There are lots of forces at work inside Christianity that are pushing and pulling it in competing directions. The faith is sweeping across Africa and is growing mostly in the Southern Hemisphere. What is growing there is mostly a kind of theologically conservative Christianity that may be quite different in the end from what most people think of when they think about conservative Christianity in the United States now, where it is characterized by theological fundamentalism, or scriptural literalism, and/or by its adoption of a socially conservative agenda on such issues as abortion, gay marriage and so on.

I think the faith moving across Africa and Asia is more focused on reliance on a God who provides for the poor and needy in all situations. Imagine taking Celtic Christianity's emphasis on the presence of God in the ordinary things of our lives and translating it into African or Asian culture. There's not a lot of time or need in those cultures now for nuanced theological debates, given the fragility of life. Rather, there is more need for joyful worship of a God who cares about even "the least of these," to quote the New Testament.

At the same time, what we might call a more liberal impulse is moving through Christianity. That includes the efforts to ordain gays and lesbians to ministry as well as to give women and lay people in general more influence in church life. And it includes an openness to interfaith dialogue that is not built on a need to try to convert people as a starting point.

It's not yet possible to see just what this 500-year flood will drown and what it simply will nourish. But as the globe shrinks and mobility increases, the old-time religion of 19th and 20th Century America inevitably will give way to new forms influenced by Christianities from around the world and new movements (such as the Emergent Church) in this country.

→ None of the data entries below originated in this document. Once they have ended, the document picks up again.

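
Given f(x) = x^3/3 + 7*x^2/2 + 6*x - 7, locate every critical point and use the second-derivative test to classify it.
f'(x) = x^2 + 7*x + 6

Solve f'(x) = 0:
  Factor: x^2 + 7*x + 6 = (x + 1)*(x + 6) = 0.
  ⇒ x = -6, -1

f''(x) = 2*x + 7
Second-derivative test at each critical point:
  f''(-6) = -5 < 0 → local maximum
  f''(-1) = 5 > 0 → local minimum

Critical points: x = -6 (local maximum); x = -1 (local minimum)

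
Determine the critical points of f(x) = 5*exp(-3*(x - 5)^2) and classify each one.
f'(x) = 30*(5 - x)*exp(-3*(x - 5)^2)

Solve f'(x) = 0:
  f'(x) = (150 - 30*x)·exp(-3*(x - 5)^2) and exp(-3*(x - 5)^2) > 0 for every x, so f'(x) = 0 ⇔ 150 - 30*x = 0.
  Factor: 150 - 30*x = -30*(x - 5) = 0.
  ⇒ x = 5

f''(x) = 30*(6*(x - 5)^2 - 1)*exp(-3*(x - 5)^2)
Second-derivative test at each critical point:
  f''(5) = -30 < 0 → local maximum

Critical points: x = 5 (local maximum)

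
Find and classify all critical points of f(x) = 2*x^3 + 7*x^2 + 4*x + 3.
f'(x) = 6*x^2 + 14*x + 4

Solve f'(x) = 0:
  Factor: 6*x^2 + 14*x + 4 = 2*(x + 2)*(3*x + 1) = 0.
  ⇒ x = -2, -1/3

f''(x) = 12*x + 14
Second-derivative test at each critical point:
  f''(-2) = -10 < 0 → local maximum
  f''(-1/3) = 10 > 0 → local minimum

Critical points: x = -2 (local maximum); x = -1/3 (local minimum)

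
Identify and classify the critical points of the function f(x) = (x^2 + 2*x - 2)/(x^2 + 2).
f'(x) = 2*(-x^2 + 4*x + 2)/(x^4 + 4*x^2 + 4)

Solve f'(x) = 0:
  f'(x) = -2*(x^2 - 4*x - 2)/(x^2 + 2)^2; the denominator is positive wherever f is defined, so f'(x) = 0 ⇔ -2*x^2 + 8*x + 4 = 0.
  Factor: -2*x^2 + 8*x + 4 = -2*(x^2 - 4*x - 2); x^2 - 4*x - 2 = 0 has no rational roots; quadratic formula: x = (4 ± √24)/2.
  ⇒ x = 2 - sqrt(6) ≈ -0.4495, 2 + sqrt(6) ≈ 4.4495

f''(x) = 4*(x^3 - 6*x^2 - 6*x + 4)/(x^6 + 6*x^4 + 12*x^2 + 8)
Second-derivative test at each critical point:
  f''(-0.4495) = 2.0206 > 0 → local minimum
  f''(4.4495) = -0.0206 < 0 → local maximum

Critical points: x = 2 - sqrt(6) ≈ -0.4495 (local minimum); x = 2 + sqrt(6) ≈ 4.4495 (local maximum)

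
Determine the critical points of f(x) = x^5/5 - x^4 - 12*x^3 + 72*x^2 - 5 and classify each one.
f'(x) = x*(x^3 - 4*x^2 - 36*x + 144)

Solve f'(x) = 0:
  Factor: x^4 - 4*x^3 - 36*x^2 + 144*x = x*(x - 6)*(x - 4)*(x + 6) = 0.
  ⇒ x = -6, 0, 4, 6

f''(x) = 4*x^3 - 12*x^2 - 72*x + 144
Second-derivative test at each critical point:
  f''(-6) = -720 < 0 → local maximum
  f''(0) = 144 > 0 → local minimum
  f''(4) = -80 < 0 → local maximum
  f''(6) = 144 > 0 → local minimum

Critical points: x = -6 (local maximum); x = 0 (local minimum); x = 4 (local maximum); x = 6 (local minimum)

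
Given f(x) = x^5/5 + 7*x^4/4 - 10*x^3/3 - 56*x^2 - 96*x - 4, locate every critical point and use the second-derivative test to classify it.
f'(x) = x^4 + 7*x^3 - 10*x^2 - 112*x - 96

Solve f'(x) = 0:
  Factor: x^4 + 7*x^3 - 10*x^2 - 112*x - 96 = (x - 4)*(x + 1)*(x + 4)*(x + 6) = 0.
  ⇒ x = -6, -4, -1, 4

f''(x) = 4*x^3 + 21*x^2 - 20*x - 112
Second-derivative test at each critical point:
  f''(-6) = -100 < 0 → local maximum
  f''(-4) = 48 > 0 → local minimum
  f''(-1) = -75 < 0 → local maximum
  f''(4) = 400 > 0 → local minimum

Critical points: x = -6 (local maximum); x = -4 (local minimum); x = -1 (local maximum); x = 4 (local minimum)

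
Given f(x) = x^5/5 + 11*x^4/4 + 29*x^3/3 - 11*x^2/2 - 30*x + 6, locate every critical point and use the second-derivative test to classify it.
f'(x) = x^4 + 11*x^3 + 29*x^2 - 11*x - 30

Solve f'(x) = 0:
  Factor: x^4 + 11*x^3 + 29*x^2 - 11*x - 30 = (x - 1)*(x + 1)*(x + 5)*(x + 6) = 0.
  ⇒ x = -6, -5, -1, 1

f''(x) = 4*x^3 + 33*x^2 + 58*x - 11
Second-derivative test at each critical point:
  f''(-6) = -35 < 0 → local maximum
  f''(-5) = 24 > 0 → local minimum
  f''(-1) = -40 < 0 → local maximum
  f''(1) = 84 > 0 → local minimum

Critical points: x = -6 (local maximum); x = -5 (local minimum); x = -1 (local maximum); x = 1 (local minimum)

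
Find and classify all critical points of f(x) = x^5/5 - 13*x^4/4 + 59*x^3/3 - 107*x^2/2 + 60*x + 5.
f'(x) = x^4 - 13*x^3 + 59*x^2 - 107*x + 60

Solve f'(x) = 0:
  Factor: x^4 - 13*x^3 + 59*x^2 - 107*x + 60 = (x - 5)*(x - 4)*(x - 3)*(x - 1) = 0.
  ⇒ x = 1, 3, 4, 5

f''(x) = 4*x^3 - 39*x^2 + 118*x - 107
Second-derivative test at each critical point:
  f''(1) = -24 < 0 → local maximum
  f''(3) = 4 > 0 → local minimum
  f''(4) = -3 < 0 → local maximum
  f''(5) = 8 > 0 → local minimum

Critical points: x = 1 (local maximum); x = 3 (local minimum); x = 4 (local maximum); x = 5 (local minimum)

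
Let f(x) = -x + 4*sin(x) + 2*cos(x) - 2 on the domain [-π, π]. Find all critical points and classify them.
f'(x) = -2*sin(x) + 4*cos(x) - 1

Solve f'(x) = 0 on [-π, π]:
  f'(x) = 0 ⇔ -2*sin(x) + 4*cos(x) = 1. Write the left side as R·cos(x + φ) with R = √(4² + 2²) = 2*sqrt(5), cos φ = 2*sqrt(5)/5, sin φ = sqrt(5)/5; then cos(x + φ) = sqrt(5)/10. Solve for x and keep the solutions lying in [-π, π].
  ⇒ x = -pi + atan((-2*sqrt(19) - 1)/(2 - sqrt(19))) ≈ -1.8089, atan((-1 + 2*sqrt(19))/(2 + sqrt(19))) ≈ 0.8816

f''(x) = -4*sin(x) - 2*cos(x)
Second-derivative test at each critical point:
  f''(-1.8089) = 4.3589 > 0 → local minimum
  f''(0.8816) = -4.3589 < 0 → local maximum

Critical points: x = -pi + atan((-2*sqrt(19) - 1)/(2 - sqrt(19))) ≈ -1.8089 (local minimum); x = atan((-1 + 2*sqrt(19))/(2 + sqrt(19))) ≈ 0.8816 (local maximum)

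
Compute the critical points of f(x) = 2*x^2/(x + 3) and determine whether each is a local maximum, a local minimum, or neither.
f'(x) = 2*x*(x + 6)/(x^2 + 6*x + 9)

Solve f'(x) = 0:
  f'(x) = 2*x*(x + 6)/(x + 3)^2; the denominator is positive wherever f is defined, so f'(x) = 0 ⇔ 2*x^2 + 12*x = 0.
  Factor: 2*x^2 + 12*x = 2*x*(x + 6) = 0.
  ⇒ x = -6, 0

f''(x) = 36/(x^3 + 9*x^2 + 27*x + 27)
Second-derivative test at each critical point:
  f''(-6) = -4/3 < 0 → local maximum
  f''(0) = 4/3 > 0 → local minimum

Critical points: x = -6 (local maximum); x = 0 (local minimum)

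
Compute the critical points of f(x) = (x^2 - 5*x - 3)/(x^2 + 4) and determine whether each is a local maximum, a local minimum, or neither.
f'(x) = (5*x^2 + 14*x - 20)/(x^4 + 8*x^2 + 16)

Solve f'(x) = 0:
  f'(x) = (5*x^2 + 14*x - 20)/(x^2 + 4)^2; the denominator is positive wherever f is defined, so f'(x) = 0 ⇔ 5*x^2 + 14*x - 20 = 0.
  5*x^2 + 14*x - 20 = 0 has no rational roots; quadratic formula: x = (-14 ± √596)/10.
  ⇒ x = -sqrt(149)/5 - 7/5 ≈ -3.8413, -7/5 + sqrt(149)/5 ≈ 1.0413

f''(x) = 2*(-5*x^3 - 21*x^2 + 60*x + 28)/(x^6 + 12*x^4 + 48*x^2 + 64)
Second-derivative test at each critical point:
  f''(-3.8413) = -0.0694 < 0 → local maximum
  f''(1.0413) = 0.9444 > 0 → local minimum

Critical points: x = -sqrt(149)/5 - 7/5 ≈ -3.8413 (local maximum); x = -7/5 + sqrt(149)/5 ≈ 1.0413 (local minimum)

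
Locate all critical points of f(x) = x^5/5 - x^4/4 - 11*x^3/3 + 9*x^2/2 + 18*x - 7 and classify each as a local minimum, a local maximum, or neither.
f'(x) = x^4 - x^3 - 11*x^2 + 9*x + 18

Solve f'(x) = 0:
  Factor: x^4 - x^3 - 11*x^2 + 9*x + 18 = (x - 3)*(x - 2)*(x + 1)*(x + 3) = 0.
  ⇒ x = -3, -1, 2, 3

f''(x) = 4*x^3 - 3*x^2 - 22*x + 9
Second-derivative test at each critical point:
  f''(-3) = -60 < 0 → local maximum
  f''(-1) = 24 > 0 → local minimum
  f''(2) = -15 < 0 → local maximum
  f''(3) = 24 > 0 → local minimum

Critical points: x = -3 (local maximum); x = -1 (local minimum); x = 2 (local maximum); x = 3 (local minimum)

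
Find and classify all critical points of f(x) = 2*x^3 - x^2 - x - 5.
f'(x) = 6*x^2 - 2*x - 1

Solve f'(x) = 0:
  6*x^2 - 2*x - 1 = 0 has no rational roots; quadratic formula: x = (2 ± √28)/12.
  ⇒ x = 1/6 - sqrt(7)/6 ≈ -0.2743, 1/6 + sqrt(7)/6 ≈ 0.6076

f''(x) = 12*x - 2
Second-derivative test at each critical point:
  f''(-0.2743) = -5.2915 < 0 → local maximum
  f''(0.6076) = 5.2915 > 0 → local minimum

Critical points: x = 1/6 - sqrt(7)/6 ≈ -0.2743 (local maximum); x = 1/6 + sqrt(7)/6 ≈ 0.6076 (local minimum)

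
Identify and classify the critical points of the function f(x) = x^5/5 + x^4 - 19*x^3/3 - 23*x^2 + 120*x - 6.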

It's really an exciting time for those of us who are Christian. My hope is that we can hold on to the core of our faith even while being open to experiencing new ways of living it out. We'll see.

* * *

MORE CHURCH-STATE ISSUES

This ABC News story about the U.S. military either distributing or destroying Bibles in Afghanistan seemed to raise the same kind of concerns I wrote about recently in discussing Jeff Sharlet's recent article in Harper's Magazine about efforts to create a Christian power center in the U.S. military. No branch of -- or agency representing -- our government should be out promoting one religion over another. Why is that concept so difficult for some people?